For a vector $x \in \mathbb{R}^n$, the index set $\text{supp}(x):=\{i \mid x_i \neq 0\}$ is called the support of $x$. Suppose a nonzero matrix $A \in \mathbb{R}^{m \times n}$ and a nonzero vector $b \in \mathbb{R}^m$ are such that the equation $Ax=b$, $x \geq 0$ has a solution, where $x \geq 0$ means that each component of $x$ is nonnegative.
Show that the solution set of the equation is closed and convex.
Ignoring the support part of the question...
For a vector $x \in \mathbb{R}^n$, a nonzero matrix $A \in \mathbb{R}^{m \times n}$, and a nonzero vector $b \in \mathbb{R}^m$, consider the set $S=\{x:Ax=b,x \geq 0\}$. Suppose that $S \neq \emptyset$ has a solution, where $x \geq 0$ means that each component of $x$ is nonnegative. Show that the solution set of the equation is closed and convex.

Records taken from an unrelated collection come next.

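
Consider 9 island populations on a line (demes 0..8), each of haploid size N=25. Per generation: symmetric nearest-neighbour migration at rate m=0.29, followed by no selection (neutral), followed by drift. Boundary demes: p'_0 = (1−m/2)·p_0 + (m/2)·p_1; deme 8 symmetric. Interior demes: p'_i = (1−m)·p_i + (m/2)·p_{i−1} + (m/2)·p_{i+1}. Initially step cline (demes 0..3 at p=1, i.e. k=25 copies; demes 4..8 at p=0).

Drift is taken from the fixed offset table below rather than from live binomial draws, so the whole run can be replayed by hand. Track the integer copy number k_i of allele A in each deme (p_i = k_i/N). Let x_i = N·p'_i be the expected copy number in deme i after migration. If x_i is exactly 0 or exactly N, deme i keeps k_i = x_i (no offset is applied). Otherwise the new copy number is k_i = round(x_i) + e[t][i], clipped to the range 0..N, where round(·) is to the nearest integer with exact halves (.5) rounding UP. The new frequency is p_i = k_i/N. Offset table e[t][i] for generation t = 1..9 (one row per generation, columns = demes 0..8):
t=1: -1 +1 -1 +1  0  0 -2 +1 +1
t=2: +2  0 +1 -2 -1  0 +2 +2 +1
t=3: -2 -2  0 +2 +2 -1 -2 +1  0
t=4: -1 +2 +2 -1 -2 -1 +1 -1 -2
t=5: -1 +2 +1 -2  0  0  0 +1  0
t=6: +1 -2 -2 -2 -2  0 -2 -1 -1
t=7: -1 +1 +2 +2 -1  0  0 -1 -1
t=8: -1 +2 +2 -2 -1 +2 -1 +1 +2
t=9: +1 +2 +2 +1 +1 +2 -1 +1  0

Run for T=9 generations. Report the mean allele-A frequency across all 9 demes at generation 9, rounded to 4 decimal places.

t=0: k=[25 25 25 25 0 0 0 0 0]
t=1: x=[25.0000 25.0000 25.0000 21.3750 3.6250 0.0000 0.0000 0.0000 0.0000] k=[25 25 25 22 4 0 0 0 0]
t=2: x=[25.0000 25.0000 24.5650 19.8250 6.0300 0.5800 0.0000 0.0000 0.0000] k=[25 25 25 18 5 1 0 0 0]
t=3: x=[25.0000 25.0000 23.9850 17.1300 6.3050 1.4350 0.1450 0.0000 0.0000] k=[25 25 24 19 8 0 0 0 0]
t=4: x=[25.0000 24.8550 23.4200 18.1300 8.4350 1.1600 0.0000 0.0000 0.0000] k=[25 25 25 17 6 0 0 0 0]
t=5: x=[25.0000 25.0000 23.8400 16.5650 6.7250 0.8700 0.0000 0.0000 0.0000] k=[25 25 25 15 7 1 0 0 0]
t=6: x=[25.0000 25.0000 23.5500 15.2900 7.2900 1.7250 0.1450 0.0000 0.0000] k=[25 25 22 13 5 2 0 0 0]
t=7: x=[25.0000 24.5650 21.1300 13.1450 5.7250 2.1450 0.2900 0.0000 0.0000] k=[25 25 23 15 5 2 0 0 0]
t=8: x=[25.0000 24.7100 22.1300 14.7100 6.0150 2.1450 0.2900 0.0000 0.0000] k=[25 25 24 13 5 4 0 0 0]
t=9: x=[25.0000 24.8550 22.5500 13.4350 6.0150 3.5650 0.5800 0.0000 0.0000] k=[25 25 25 14 7 6 0 0 0]

0.4533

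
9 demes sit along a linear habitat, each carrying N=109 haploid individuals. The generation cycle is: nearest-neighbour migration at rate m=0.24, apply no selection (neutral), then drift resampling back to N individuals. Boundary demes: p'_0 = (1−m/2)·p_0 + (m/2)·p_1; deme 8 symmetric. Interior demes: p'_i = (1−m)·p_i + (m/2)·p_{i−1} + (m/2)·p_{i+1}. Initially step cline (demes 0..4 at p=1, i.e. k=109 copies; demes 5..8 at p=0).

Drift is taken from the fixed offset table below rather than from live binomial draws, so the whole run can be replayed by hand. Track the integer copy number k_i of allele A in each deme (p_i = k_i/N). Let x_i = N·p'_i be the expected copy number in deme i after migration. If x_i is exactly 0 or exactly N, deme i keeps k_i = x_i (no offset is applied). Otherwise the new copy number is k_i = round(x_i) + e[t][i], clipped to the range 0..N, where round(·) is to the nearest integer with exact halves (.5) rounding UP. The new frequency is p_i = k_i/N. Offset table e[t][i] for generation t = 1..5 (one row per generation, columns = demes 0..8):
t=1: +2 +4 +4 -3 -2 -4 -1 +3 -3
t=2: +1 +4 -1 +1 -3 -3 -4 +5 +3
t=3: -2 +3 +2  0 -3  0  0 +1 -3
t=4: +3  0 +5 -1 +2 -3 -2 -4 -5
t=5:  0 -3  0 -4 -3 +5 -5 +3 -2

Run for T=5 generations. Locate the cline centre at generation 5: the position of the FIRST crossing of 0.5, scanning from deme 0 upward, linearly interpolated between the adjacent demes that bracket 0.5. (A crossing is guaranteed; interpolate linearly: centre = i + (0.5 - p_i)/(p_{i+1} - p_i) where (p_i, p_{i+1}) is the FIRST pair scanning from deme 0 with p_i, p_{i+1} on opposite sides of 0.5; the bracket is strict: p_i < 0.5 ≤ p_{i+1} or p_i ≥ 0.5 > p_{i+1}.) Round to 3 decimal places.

t=0: k=[109 109 109 109 109 0 0 0 0]
t=1: x=[109.0000 109.0000 109.0000 109.0000 95.9200 13.0800 0.0000 0.0000 0.0000] k=[109 109 109 109 94 9 0 0 0]
t=2: x=[109.0000 109.0000 109.0000 107.2000 85.6000 18.1200 1.0800 0.0000 0.0000] k=[109 109 109 108 83 15 0 0 0]
t=3: x=[109.0000 109.0000 108.8800 105.1200 77.8400 21.3600 1.8000 0.0000 0.0000] k=[109 109 109 105 75 21 2 0 0]
t=4: x=[109.0000 109.0000 108.5200 101.8800 72.1200 25.2000 4.0400 0.2400 0.0000] k=[109 109 109 101 74 22 2 0 0]
t=5: x=[109.0000 109.0000 108.0400 98.7200 71.0000 25.8400 4.1600 0.2400 0.0000] k=[109 109 108 95 68 31 0 3 0]

4.365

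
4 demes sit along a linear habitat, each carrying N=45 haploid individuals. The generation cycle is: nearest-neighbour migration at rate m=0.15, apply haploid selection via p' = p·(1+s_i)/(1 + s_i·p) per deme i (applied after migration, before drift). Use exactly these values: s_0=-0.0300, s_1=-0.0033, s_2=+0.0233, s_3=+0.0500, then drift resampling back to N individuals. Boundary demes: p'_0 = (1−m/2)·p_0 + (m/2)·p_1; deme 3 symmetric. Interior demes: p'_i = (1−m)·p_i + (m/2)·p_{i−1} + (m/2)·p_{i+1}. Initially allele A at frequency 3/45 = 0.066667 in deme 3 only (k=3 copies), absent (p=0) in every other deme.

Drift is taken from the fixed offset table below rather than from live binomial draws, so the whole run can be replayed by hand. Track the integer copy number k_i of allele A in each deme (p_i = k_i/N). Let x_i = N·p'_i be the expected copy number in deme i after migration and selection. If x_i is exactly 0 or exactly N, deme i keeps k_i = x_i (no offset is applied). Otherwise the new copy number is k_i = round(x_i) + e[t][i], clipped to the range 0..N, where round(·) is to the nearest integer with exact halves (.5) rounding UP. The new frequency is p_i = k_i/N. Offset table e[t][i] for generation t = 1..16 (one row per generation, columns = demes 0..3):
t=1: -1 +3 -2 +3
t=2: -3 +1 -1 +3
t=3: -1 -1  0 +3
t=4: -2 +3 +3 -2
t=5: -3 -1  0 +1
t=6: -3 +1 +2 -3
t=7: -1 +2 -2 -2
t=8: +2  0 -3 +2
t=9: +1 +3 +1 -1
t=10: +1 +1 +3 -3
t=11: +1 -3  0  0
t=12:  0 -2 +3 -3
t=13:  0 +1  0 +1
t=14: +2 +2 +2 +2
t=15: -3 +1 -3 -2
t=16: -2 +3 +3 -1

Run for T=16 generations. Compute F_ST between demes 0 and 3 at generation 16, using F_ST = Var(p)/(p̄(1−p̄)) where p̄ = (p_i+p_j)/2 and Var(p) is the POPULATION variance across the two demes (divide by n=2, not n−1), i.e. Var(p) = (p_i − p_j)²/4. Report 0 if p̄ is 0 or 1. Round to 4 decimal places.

0.0079

t=0: k=[0 0 0 3]
t=1: x=[0.0000 0.0000 0.2302 2.9048] k=[0 0 0 6]
t=2: x=[0.0000 0.0000 0.4604 5.7918] k=[0 0 0 9]
t=3: x=[0.0000 0.0000 0.6905 8.6611] k=[0 0 1 12]
t=4: x=[0.0000 0.0748 1.7892 11.5898] k=[0 3 5 10]
t=5: x=[0.2183 2.9160 5.3323 9.9993] k=[0 2 5 11]
t=6: x=[0.1455 2.0685 5.3323 10.9492] k=[0 3 7 8]
t=7: x=[0.2183 3.0655 6.9086 8.2486] k=[0 5 5 6]
t=8: x=[0.3638 4.6113 5.1796 6.1806] k=[2 5 2 8]
t=9: x=[2.1615 4.5365 2.7335 7.8616] k=[3 8 4 7]
t=10: x=[3.2811 7.3048 4.6196 7.0606] k=[4 8 8 4]
t=11: x=[4.1830 7.6789 7.8481 4.4935] k=[5 5 8 4]
t=12: x=[4.8662 5.2098 7.6197 4.4935] k=[5 3 11 1]
t=13: x=[4.7198 3.7387 9.8258 1.8339] k=[5 5 10 3]
t=14: x=[4.8662 5.3594 9.2684 3.6868] k=[7 7 11 6]
t=15: x=[6.8218 7.2798 10.5094 6.6467] k=[4 8 8 5]
t=16: x=[4.1830 7.6789 7.9243 5.4546] k=[2 11 11 4]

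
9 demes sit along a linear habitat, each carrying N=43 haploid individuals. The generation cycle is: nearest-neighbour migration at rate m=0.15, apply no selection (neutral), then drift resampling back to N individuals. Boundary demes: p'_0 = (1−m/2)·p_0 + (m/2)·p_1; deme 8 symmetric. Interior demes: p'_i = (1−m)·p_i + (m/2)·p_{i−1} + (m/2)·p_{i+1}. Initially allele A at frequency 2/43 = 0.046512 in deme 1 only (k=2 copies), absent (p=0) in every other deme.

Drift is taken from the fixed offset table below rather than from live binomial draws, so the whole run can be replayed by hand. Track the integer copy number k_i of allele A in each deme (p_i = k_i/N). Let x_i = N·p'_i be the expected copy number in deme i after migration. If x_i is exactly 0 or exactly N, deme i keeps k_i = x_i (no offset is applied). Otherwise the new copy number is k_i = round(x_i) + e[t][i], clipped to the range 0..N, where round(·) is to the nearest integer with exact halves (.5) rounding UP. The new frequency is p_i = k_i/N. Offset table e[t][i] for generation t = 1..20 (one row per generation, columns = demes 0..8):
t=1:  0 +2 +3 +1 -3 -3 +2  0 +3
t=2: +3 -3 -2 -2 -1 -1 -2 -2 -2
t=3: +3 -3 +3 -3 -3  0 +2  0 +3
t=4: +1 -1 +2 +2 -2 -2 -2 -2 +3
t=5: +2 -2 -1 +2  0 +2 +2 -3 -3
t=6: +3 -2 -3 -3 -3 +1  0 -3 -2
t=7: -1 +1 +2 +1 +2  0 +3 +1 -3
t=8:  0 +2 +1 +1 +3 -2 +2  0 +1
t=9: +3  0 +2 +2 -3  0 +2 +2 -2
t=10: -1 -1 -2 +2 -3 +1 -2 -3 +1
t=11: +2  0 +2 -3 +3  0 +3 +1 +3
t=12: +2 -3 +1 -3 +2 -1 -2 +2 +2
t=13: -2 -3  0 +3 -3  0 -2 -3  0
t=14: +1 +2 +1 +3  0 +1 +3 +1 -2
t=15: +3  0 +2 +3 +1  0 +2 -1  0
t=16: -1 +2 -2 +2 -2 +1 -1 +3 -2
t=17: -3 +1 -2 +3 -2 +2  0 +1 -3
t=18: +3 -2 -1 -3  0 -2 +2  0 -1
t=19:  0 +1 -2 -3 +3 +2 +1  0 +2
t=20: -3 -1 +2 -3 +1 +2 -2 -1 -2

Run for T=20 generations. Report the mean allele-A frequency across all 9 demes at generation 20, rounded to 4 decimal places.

0.0982

t=0: k=[0 2 0 0 0 0 0 0 0]
t=1: x=[0.1500 1.7000 0.1500 0.0000 0.0000 0.0000 0.0000 0.0000 0.0000] k=[0 4 3 0 0 0 0 0 0]
t=2: x=[0.3000 3.6250 2.8500 0.2250 0.0000 0.0000 0.0000 0.0000 0.0000] k=[3 1 1 0 0 0 0 0 0]
t=3: x=[2.8500 1.1500 0.9250 0.0750 0.0000 0.0000 0.0000 0.0000 0.0000] k=[6 0 4 0 0 0 0 0 0]
t=4: x=[5.5500 0.7500 3.4000 0.3000 0.0000 0.0000 0.0000 0.0000 0.0000] k=[7 0 5 2 0 0 0 0 0]
t=5: x=[6.4750 0.9000 4.4000 2.0750 0.1500 0.0000 0.0000 0.0000 0.0000] k=[8 0 3 4 0 0 0 0 0]
t=6: x=[7.4000 0.8250 2.8500 3.6250 0.3000 0.0000 0.0000 0.0000 0.0000] k=[10 0 0 1 0 0 0 0 0]
t=7: x=[9.2500 0.7500 0.0750 0.8500 0.0750 0.0000 0.0000 0.0000 0.0000] k=[8 2 2 2 2 0 0 0 0]
t=8: x=[7.5500 2.4500 2.0000 2.0000 1.8500 0.1500 0.0000 0.0000 0.0000] k=[8 4 3 3 5 0 0 0 0]
t=9: x=[7.7000 4.2250 3.0750 3.1500 4.4750 0.3750 0.0000 0.0000 0.0000] k=[11 4 5 5 1 0 0 0 0]
t=10: x=[10.4750 4.6000 4.9250 4.7000 1.2250 0.0750 0.0000 0.0000 0.0000] k=[9 4 3 7 0 1 0 0 0]
t=11: x=[8.6250 4.3000 3.3750 6.1750 0.6000 0.8500 0.0750 0.0000 0.0000] k=[11 4 5 3 4 1 3 0 0]
t=12: x=[10.4750 4.6000 4.7750 3.2250 3.7000 1.3750 2.6250 0.2250 0.0000] k=[12 2 6 0 6 0 1 2 0]
t=13: x=[11.2500 3.0500 5.2500 0.9000 5.1000 0.5250 1.0000 1.7750 0.1500] k=[9 0 5 4 2 1 0 0 0]
t=14: x=[8.3250 1.0500 4.5500 3.9250 2.0750 1.0000 0.0750 0.0000 0.0000] k=[9 3 6 7 2 2 3 0 0]
t=15: x=[8.5500 3.6750 5.8500 6.5500 2.3750 2.0750 2.7000 0.2250 0.0000] k=[12 4 8 10 3 2 5 0 0]
t=16: x=[11.4000 4.9000 7.8500 9.3250 3.4500 2.3000 4.4000 0.3750 0.0000] k=[10 7 6 11 1 3 3 3 0]
t=17: x=[9.7750 7.1500 6.4500 9.8750 1.9000 2.8500 3.0000 2.7750 0.2250] k=[7 8 4 13 0 5 3 4 0]
t=18: x=[7.0750 7.6250 4.9750 11.3500 1.3500 4.4750 3.2250 3.6250 0.3000] k=[10 6 4 8 1 2 5 4 0]
t=19: x=[9.7000 6.1500 4.4500 7.1750 1.6000 2.1500 4.7000 3.7750 0.3000] k=[10 7 2 4 5 4 6 4 2]
t=20: x=[9.7750 6.8500 2.5250 3.9250 4.8500 4.2250 5.7000 4.0000 2.1500] k=[7 6 5 1 6 6 4 3 0]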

First observe that the set $H=\{x:Ax=b\}$ is closed. To see this, let $H_i=\{x:a_i^\top x-b = 0\}$ for each $i=1,2,\ldots,m$. Then $H_i$ is the inverse image of the set $\{0\}$ for some affine function $f$. Since $\{0\}$ is closed and $f$ is affine (hence continuous), then $H_i$ is closed. But $H$ is the intersection of closed sets $H_i$, so $H$ is closed. Finally, the set $P = \{x:x\geq0\}$ is also closed, so $H\cap P$ is closed.
A comment shows that $H$ is convex; since $P$ is convex, then the intersection of two convex sets is convex so $H\cap P$ is convex, too.